Losing count: Belsat TV contributor heavily fined again


Savetski district court has imposed BYN 920 fine ($490) on Homiel-based freelance journalist Yauhen Merkis for ‘illegal production and distribution of media products’.

In March, Merkis was livestreaming near the detention center in Homiel. On that day, the well-known Belarusian blogger Maksim Filipovich was to be released after spending days in the centre, but in vain: in prison he was sentenced to another term. Later, the live stream appeared on Belsat TV Facebook.

According to the journalist, judge Shain was not slow to deliver a sentence.

“Thus, the total amount of fines I have got during this spring reached 2,645 Belarusian rubles (appr. $1,400). But they will not stop us. Show must go on!” Yauhen said on Facebook.

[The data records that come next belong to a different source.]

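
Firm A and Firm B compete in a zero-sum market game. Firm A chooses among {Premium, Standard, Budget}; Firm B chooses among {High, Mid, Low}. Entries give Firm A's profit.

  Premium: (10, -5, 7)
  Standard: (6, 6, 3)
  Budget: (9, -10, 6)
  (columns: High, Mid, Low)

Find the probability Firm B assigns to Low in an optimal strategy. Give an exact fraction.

11/15

Row minima: Premium → -5, Standard → 3, Budget → -10; maximin = 3.
Column maxima: High → 10, Mid → 6, Low → 7; minimax = 6.
3 ≠ 6, so there is no saddle point; optimal play is mixed.
Budget is strictly dominated by Premium, so Firm A never plays it.
High is strictly dominated by Low (it gives Firm A strictly more in every row), so Firm B never plays it.
On the remaining 2×2 (Premium, Standard vs Mid, Low):
Let Firm A play Premium with probability p. Expected payoff against Mid: (-5)p + 6(1−p) = −11p + 6; against Low: 7p + 3(1−p) = 4p + 3.
Setting these equal: −11p + 6 = 4p + 3 ⇒ −15p = -3 ⇒ p = 1/5, and the value is (-11)·(1/5) + 6 = 19/5.
For Firm B: with q = P(Mid), equating Premium's and Standard's payoffs gives −12q + 7 = 3q + 3 ⇒ q = 4/15.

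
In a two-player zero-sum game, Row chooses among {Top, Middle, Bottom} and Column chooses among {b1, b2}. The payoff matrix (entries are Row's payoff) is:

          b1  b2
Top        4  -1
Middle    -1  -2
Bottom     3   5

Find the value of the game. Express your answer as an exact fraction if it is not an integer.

23/7

Row minima: Top → -1, Middle → -2, Bottom → 3; maximin = 3.
Column maxima: b1 → 4, b2 → 5; minimax = 4.
3 ≠ 4, so there is no saddle point; optimal play is mixed.
Middle is strictly dominated by Top, so Row never plays it.
On the remaining 2×2 (Top, Bottom vs b1, b2):
Let Row play Top with probability p. Expected payoff against b1: 4p + 3(1−p) = p + 3; against b2: (-1)p + 5(1−p) = −6p + 5.
Setting these equal: p + 3 = −6p + 5 ⇒ 7p = 2 ⇒ p = 2/7, and the value is (1)·(2/7) + 3 = 23/7.
For Column: with q = P(b1), equating Top's and Bottom's payoffs gives 5q − 1 = −2q + 5 ⇒ q = 6/7.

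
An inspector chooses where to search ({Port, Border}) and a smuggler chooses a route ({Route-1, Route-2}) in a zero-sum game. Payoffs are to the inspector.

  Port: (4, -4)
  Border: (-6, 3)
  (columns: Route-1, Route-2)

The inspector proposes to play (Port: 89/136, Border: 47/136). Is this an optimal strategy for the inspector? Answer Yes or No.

Against Route-1 this mix gives (89/136)·4 + (47/136)·(-6) = 37/68.
Against Route-2 this mix gives (89/136)·(-4) + (47/136)·3 = -215/136.
The smuggler will play Route-2, holding the inspector to -215/136. Shifting weight toward the row that does better against Route-2 would raise this floor (the equalizing mix achieves -12/17 against both Route-2 and Route-1), so the proposed strategy is not optimal.

No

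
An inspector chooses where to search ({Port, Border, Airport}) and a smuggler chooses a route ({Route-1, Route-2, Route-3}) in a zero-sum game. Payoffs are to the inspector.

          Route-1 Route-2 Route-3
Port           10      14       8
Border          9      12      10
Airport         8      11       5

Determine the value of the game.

Row minima: Port → 8, Border → 9, Airport → 5; maximin = 9.
Column maxima: Route-1 → 10, Route-2 → 14, Route-3 → 10; minimax = 10.
9 ≠ 10, so there is no saddle point; optimal play is mixed.
Airport is strictly dominated by Port, so the inspector never plays it.
Route-2 is strictly dominated by Route-1 (it gives the inspector strictly more in every row), so the smuggler never plays it.
On the remaining 2×2 (Port, Border vs Route-1, Route-3):
Let the inspector play Port with probability p. Expected payoff against Route-1: 10p + 9(1−p) = p + 9; against Route-3: 8p + 10(1−p) = −2p + 10.
Setting these equal: p + 9 = −2p + 10 ⇒ 3p = 1 ⇒ p = 1/3, and the value is (1)·(1/3) + 9 = 28/3.
For the smuggler: with q = P(Route-1), equating Port's and Border's payoffs gives 2q + 8 = −q + 10 ⇒ q = 2/3.

28/3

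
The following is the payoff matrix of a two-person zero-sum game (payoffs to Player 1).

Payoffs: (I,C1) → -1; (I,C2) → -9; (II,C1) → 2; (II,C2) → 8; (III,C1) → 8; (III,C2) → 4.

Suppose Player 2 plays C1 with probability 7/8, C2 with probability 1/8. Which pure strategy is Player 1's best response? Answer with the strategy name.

Expected payoff of I: (7/8)·(-1) + (1/8)·(-9) = -2.
Expected payoff of II: (7/8)·2 + (1/8)·8 = 11/4.
Expected payoff of III: (7/8)·8 + (1/8)·4 = 15/2.
The largest is 15/2, so Player 1's best response is III.

III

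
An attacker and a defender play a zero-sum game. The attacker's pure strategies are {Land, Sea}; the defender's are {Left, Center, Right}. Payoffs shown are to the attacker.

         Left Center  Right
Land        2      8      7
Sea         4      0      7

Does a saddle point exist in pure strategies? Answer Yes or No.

Row minima: Land → 2, Sea → 0; maximin = 2.
Column maxima: Left → 4, Center → 8, Right → 7; minimax = 4.
2 ≠ 4, so no pure-strategy equilibrium exists.

No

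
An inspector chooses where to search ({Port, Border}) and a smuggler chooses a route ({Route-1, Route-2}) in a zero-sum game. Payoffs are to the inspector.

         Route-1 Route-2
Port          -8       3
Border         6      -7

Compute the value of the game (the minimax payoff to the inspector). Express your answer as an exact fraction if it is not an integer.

-19/12

Row minima: Port → -8, Border → -7; maximin = -7.
Column maxima: Route-1 → 6, Route-2 → 3; minimax = 3.
-7 ≠ 3, so there is no saddle point; optimal play is mixed.
Let the inspector play Port with probability p. Expected payoff against Route-1: (-8)p + 6(1−p) = −14p + 6; against Route-2: 3p + (-7)(1−p) = 10p − 7.
Setting these equal: −14p + 6 = 10p − 7 ⇒ −24p = -13 ⇒ p = 13/24, and the value is (-14)·(13/24) + 6 = -19/12.
For the smuggler: with q = P(Route-1), equating Port's and Border's payoffs gives −11q + 3 = 13q − 7 ⇒ q = 5/12.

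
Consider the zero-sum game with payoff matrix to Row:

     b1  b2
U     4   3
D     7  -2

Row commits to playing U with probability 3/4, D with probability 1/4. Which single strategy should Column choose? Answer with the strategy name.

If Column plays b1, Row's expected payoff is (3/4)·4 + (1/4)·7 = 19/4.
If Column plays b2, Row's expected payoff is (3/4)·3 + (1/4)·(-2) = 7/4.
Column minimizes Row's payoff; the smallest is 7/4, so the best response is b2.

b2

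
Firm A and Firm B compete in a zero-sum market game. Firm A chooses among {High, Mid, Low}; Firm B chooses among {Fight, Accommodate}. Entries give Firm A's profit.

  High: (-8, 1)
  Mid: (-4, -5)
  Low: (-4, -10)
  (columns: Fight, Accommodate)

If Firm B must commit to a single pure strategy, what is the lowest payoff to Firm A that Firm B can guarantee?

-4

Column maxima: Fight → -4, Accommodate → 1.
The smallest of these is -4.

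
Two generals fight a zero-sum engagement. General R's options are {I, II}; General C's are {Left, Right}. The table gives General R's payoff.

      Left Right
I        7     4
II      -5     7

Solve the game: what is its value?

Row minima: I → 4, II → -5; maximin = 4.
Column maxima: Left → 7, Right → 7; minimax = 7.
4 ≠ 7, so there is no saddle point; optimal play is mixed.
Let General R play I with probability p. Expected payoff against Left: 7p + (-5)(1−p) = 12p − 5; against Right: 4p + 7(1−p) = −3p + 7.
Setting these equal: 12p − 5 = −3p + 7 ⇒ 15p = 12 ⇒ p = 4/5, and the value is (12)·(4/5) − 5 = 23/5.
For General C: with q = P(Left), equating I's and II's payoffs gives 3q + 4 = −12q + 7 ⇒ q = 1/5.

23/5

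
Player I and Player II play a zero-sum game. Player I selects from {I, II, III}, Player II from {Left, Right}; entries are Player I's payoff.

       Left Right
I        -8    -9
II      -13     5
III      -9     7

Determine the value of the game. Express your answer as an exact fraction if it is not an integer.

-137/17

Row minima: I → -9, II → -13, III → -9; maximin = -9.
Column maxima: Left → -8, Right → 7; minimax = -8.
-9 ≠ -8, so there is no saddle point; optimal play is mixed.
II is strictly dominated by III, so Player I never plays it.
On the remaining 2×2 (I, III vs Left, Right):
Let Player I play I with probability p. Expected payoff against Left: (-8)p + (-9)(1−p) = p − 9; against Right: (-9)p + 7(1−p) = −16p + 7.
Setting these equal: p − 9 = −16p + 7 ⇒ 17p = 16 ⇒ p = 16/17, and the value is (1)·(16/17) − 9 = -137/17.
For Player II: with q = P(Left), equating I's and III's payoffs gives q − 9 = −16q + 7 ⇒ q = 16/17.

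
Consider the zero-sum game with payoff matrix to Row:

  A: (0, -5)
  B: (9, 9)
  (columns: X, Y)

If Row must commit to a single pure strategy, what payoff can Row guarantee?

Row minima: A → -5, B → 9.
The best of these is 9.

9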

On Tuesday, our colleague was BYN 115 fined for ‘hooliganism’ after being preventively detained in the run-up of a protest rally on May Day. According to policemen who were witnessing in court, Merkis ‘was swearing and talking to himself.’

On April 19, he was BYN 920 fined (nearly $500). The journalist was tried over two cases of the so-called ‘illegal production of media products’. In particular, Merkis covered a ‘non-parasite’ rally in Pinsk and interviewed MP Ihar Marzalyuk during the protests in Mahiliou.

On March 23, Homiel court fined Yauhen Merkis for ‘illegal production and distribution of media products’, i.e. for covering the march of ‘non-parasites’ in Rahachou. He livestreamed protest rallies in Vitsebsk and Homiel as well.

Although Belsat TV is located in Poland, many journalists and contributors work in Belarus. As the Belarusian Foreign Ministery has repeatedly denied registration to the TV station for political reasons, its contributors are at the authorities’ gunpoint for working without it.

In February-March, there has been an eruption of protesting the so-called ‘parasite’ law in Belarus. Hundreds of Belarusians were detained, fined, jailed after recent non-parasite marches. Most of them were accused of violating the order of holding mass events and disobedience to police officers’ demands. It should be noted that plainclothes policemen who refuse to show their IDs a or introduce themselves often beat people and prevented journalists from performing their professional duties.